Terapia dello specchio
L’utilizzo nei disturbi del comportamento alimentare della tecnica della terapia dello specchio prende spunto dall’ipotesi che la preoccupazione per il peso e le forme corporee si ponga ad un livello mentale non sempre accessibile e modificabile dalle tecniche di ristrutturazione cognitiva verbale.
Nei pazienti affetti da Disturbi del Comportamento Alimentare la difficoltà a tollerare i livelli di ansia e giudizio negativo nell’esposizione del proprio corpo allo specchio è molto elevata e costituisce motivo di forte sofferenza. Contemporaneamente, come in una sorta di compulsione incontrollabile, i pazienti cercano, specchiandosi in continuazione, una conferma dall’immagine riflessa, conferma sempre negativa e dolorosa.
E’ per questo motivo che in Residenza non vi sono né bilance né specchi, per supportare sin dall’ingresso una desensibilizzazione rispetto alla propria immagine.

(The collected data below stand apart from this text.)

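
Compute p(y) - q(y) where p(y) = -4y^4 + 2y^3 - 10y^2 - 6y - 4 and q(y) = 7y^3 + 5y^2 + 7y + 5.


Distribute the minus sign:
  (-4y^4 + 2y^3 - 10y^2 - 6y - 4)
- (7y^3 + 5y^2 + 7y + 5)
Negate second polynomial: -7y^3 - 5y^2 - 7y - 5
Add: -4y^4 - 5y^3 - 15y^2 - 13y - 9


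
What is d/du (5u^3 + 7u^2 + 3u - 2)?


Apply the power rule term by term:
  d/du(5u^3) = 15u^2
  d/du(7u^2) = 14u
  d/du(3u) = 3
  d/du(-2) = 0
p'(u) = 15u^2 + 14u + 3


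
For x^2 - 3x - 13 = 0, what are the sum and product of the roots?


For ax^2+bx+c=0: sum = -b/a, product = c/a.
a=1, b=-3, c=-13
Sum = -(-3)/1 = 3
Product = (-13)/1 = -13


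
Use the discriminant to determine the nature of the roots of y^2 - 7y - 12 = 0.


D = b^2 - 4ac = (-7)^2 - 4(1)(-12) = 49 + 48 = 97
Since D > 0: two distinct irrational roots


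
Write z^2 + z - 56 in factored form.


Roots satisfy r1 + r2 = -b/a = -1 and r1*r2 = c/a = -56.
So r1 = -8, r2 = 7.
z^2 + z - 56 = (z - r1)(z - r2) = (z + 8)(z - 7)


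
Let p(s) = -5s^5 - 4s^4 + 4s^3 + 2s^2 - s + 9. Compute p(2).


Using direct substitution:
  -5 * (2)^5 = -160
  -4 * (2)^4 = -64
  4 * (2)^3 = 32
  2 * (2)^2 = 8
  -1 * (2)^1 = -2
  constant: 9
Sum = -160 - 64 + 32 + 8 - 2 + 9 = -177


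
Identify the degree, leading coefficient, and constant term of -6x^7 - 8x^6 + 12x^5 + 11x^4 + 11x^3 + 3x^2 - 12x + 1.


Highest power of x is 7, with coefficient -6. Constant term is 1.
Degree = 7, leading coefficient = -6, constant term = 1


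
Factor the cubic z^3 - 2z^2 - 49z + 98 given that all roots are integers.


Try integer roots (divisors of 98). z=7: p(7)=0.
Divide out (z - 7): quotient is z^2 + 5z - 14.
Factor the quadratic: (z + 7)(z - 2)
Result: (z - 7)(z + 7)(z - 2)


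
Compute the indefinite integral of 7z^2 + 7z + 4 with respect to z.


Reverse power rule on each term:
  ∫ 7z^2 dz = (7/3)z^3
  ∫ 7z dz = (7/2)z^2
  ∫ 4 dz = 4z
F(z) = (7/3)z^3 + (7/2)z^2 + 4z + C


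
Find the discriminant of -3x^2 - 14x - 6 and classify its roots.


D = b^2 - 4ac = (-14)^2 - 4(-3)(-6) = 196 - 72 = 124
Since D > 0: two distinct irrational roots


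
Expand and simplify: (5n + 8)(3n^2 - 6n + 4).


Distribute each term of the first polynomial:
  (5n)(3n^2 - 6n + 4) = 15n^3 - 30n^2 + 20n
  (8)(3n^2 - 6n + 4) = 24n^2 - 48n + 32
Sum: 15n^3 - 6n^2 - 28n + 32


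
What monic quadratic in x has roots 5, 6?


p(x) = (x - 5)(x - 6)
Expand: x^2 - 11x + 30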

Da qui nasce l’idea di introdurre nel programma riabilitativo terapeutico residenziale tale tecnica che sviluppa la capacità dei pazienti di esporsi senza giudizio.
La Terapia dello Specchio viene introdotta dopo un mese dall’ingresso in Residenza, superata cioè quella fase di ansia collegata all’inserimento in Residenza e dopo che si è ridotta sensibilmente la dispercezione corporea.
Tale terapia non può essere applicata a tutte le pazienti ma è necessaria una attenta selezione che escluda vissuti di depersonalizzazione, dismorfofobie, bambine in età prepubere, gravi dispercezioni.
La procedura prevede sette sedute individuali condotte in sette settimane. Durante la seduta, che dura circa circa 30 minuti, il paziente è in piedi di fronte ad uno specchio a tre ante, che consente quindi al paziente una visione globale, accanto a lui un terapeuta, che conduce la seduta. Gli viene richiesto di descrivere in modo sistematico il suo corpo senza essere giudicante.
Nel primo incontro il paziente è completamente coperto dagli indumenti, ma progressivamente gli viene richiesto di mostrare parti sempre più estese del suo corpo, fino all’ultima seduta dove rimane solo con gli indumenti intimi. Dobbiamo tenere conto che i pazienti provengono quasi sempre da lunghi periodi di ritiro sociale, dove l’esposizione del corpo è fonte di grossa ansia, particolarmente alcune parti che costituiscono vere e proprie zone fobiche su cui si localizza l’ossessione (fianchi, pancia, natiche).
Nel primo incontro, all’apertura dello specchio, molto spesso il paziente esprime un vissuto di estraneità, come se non si riconoscesse, in genere è molto agitato, a volte anche confuso, utilizza aggettivi estremamente negativi nella descrizione del proprio corpo, che rivede per la prima volta dopo un periodo di permanenza dentro la struttura, che comunque ha modificato le forme corporee.
Nella seconda e terza seduta inizia a familiarizzare maggiormente con lo specchio, con la sua immagine e con il suo corpo, è oramai autonomo nelle descrizioni, localizza bene le parti da descrivere e l’ansia è diminuita.
Nella sedute successive l’esposizione è effettuata con indumenti che espongono sempre di più il paziente mano a mano che l’ansia diminuisce. Queste sedute sono di enorme impatto emotivo per i pazienti, spesso piangono, a volte è necessario interrompere l’incontro e il ruolo del terapeuta diventa centrale nel cogliere il momento di rallentare o di procedere nel lavoro.